I am implementing a custom function with autograd, but I find leakage in the running. I simplify and isolate the part below.
import torch
import gc
def get_tensors_in_memory():
tensors = []
for obj in gc.get_objects():
try:
if torch.is_tensor(obj):
tensors.append(obj)
except:
pass
return tensors
def func(y, dy):
g = G(y)
dywg = torch.autograd.grad(g, (y,) + tuple(G.parameters()), grad_outputs=dy)
dx = dywg[0]
for i, param in enumerate(G.parameters()):
param.grad = dywg[1+i]
x = y + g
return x, dx
torch.manual_seed(0)
G = torch.nn.Linear(3, 3)
y = torch.rand(3, requires_grad=True)
dy = torch.rand(3)
tensors_before = get_tensors_in_memory()
x, dx = func(y, dy)
del x, dx, G, y, dy
gc.collect()
tensors_after = get_tensors_in_memory()
leftover = list(set(tensors_after) - set(tensors_before))
print("There are %d leftover tensors" % len(leftover))
for t in leftover:
print(t)
As you can see, I tried to clean all objects I know, but the output says there is leftover
There are 1 leftover tensors
tensor([[0.0116, 0.0876, 0.1524],
[0.0156, 0.1178, 0.2050],
[0.0179, 0.1351, 0.2351]])
Furthermore, I find the leftover equals G.weight.grad. I don’t know why this remains in memory. Even stranger, G.bias.grad does not remain.
@yangzh This looks so entrenched in the graph coding
TRY 1
I was able to eliminate the leftover tensor if i did a small change in the code
If i create the nn.Linear inside the func then there are no leftover tensors
import torch
import gc
def get_tensors_in_memory():
tensors = []
for obj in gc.get_objects():
try:
if torch.is_tensor(obj):
tensors.append(obj)
except:
pass
return tensors
def func(y, dy):
G = torch.nn.Linear(3, 3)
g = G(y)
dywg = torch.autograd.grad(g, [y] + list(G.parameters()), grad_outputs=dy)
dx = dywg[0]
for i, param in enumerate(G.parameters()):
param.grad = dywg[1+i]
x = y + g
return x.detach(), dx.detach()
torch.manual_seed(0)
y = torch.rand(3, requires_grad=True)
dy = torch.rand(3)
tensors_before = get_tensors_in_memory()
x, dx = func(y, dy)
del x, dx, y, dy
gc.collect()
tensors_after = get_tensors_in_memory()
leftover = list(set(tensors_after) - set(tensors_before))

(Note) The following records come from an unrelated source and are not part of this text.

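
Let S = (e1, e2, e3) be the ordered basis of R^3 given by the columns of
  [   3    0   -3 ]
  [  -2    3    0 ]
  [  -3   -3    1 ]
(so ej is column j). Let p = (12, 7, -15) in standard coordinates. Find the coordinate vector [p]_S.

We seek scalars with c_1 e1 + ... + c_3 e3 = p; equivalently solve M c = p where the columns of M are e1, ..., e3.
Gaussian elimination on [M | p] yields c = (1, 3, -3).
Check: e1 + 3e2 - 3e3 = (12, 7, -15).

(1, 3, -3)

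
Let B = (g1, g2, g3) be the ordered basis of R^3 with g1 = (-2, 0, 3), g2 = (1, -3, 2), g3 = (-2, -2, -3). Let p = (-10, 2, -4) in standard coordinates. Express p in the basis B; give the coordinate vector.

(2, -2, 2)

[p]_B is the unique c with M c = p, where M has columns g1, ..., g3.
Solving this 3x3 system gives c = (2, -2, 2).
Check: 2g1 - 2g2 + 2g3 = (-10, 2, -4).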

print("There are %d leftover tensors" % len(leftover))
for t in leftover:
print(t)
TRY 2
The second thing that i found out was that the tensor in question is neither present in globals() or locals(). But it is present in gc.get_objects(). Now gc.get_objects() gets its data from threadState which is a cython/C package
Thank you for your answer. I cannot use TRY 1 because I need the network outside the function. TRY 2 is an observation but not a solution. The leakage does exist, and I cannot simply neglect it. In my real code, the program works fine for the first few epochs, but memory consumption keeps increasing (can be detected in various ways), and after tens of epochs, the program crashes with an out-of-memory error.
Now I find a workaround by replacing torch.autograd.grad with g.backward(dy), which avoids extra references to the objects.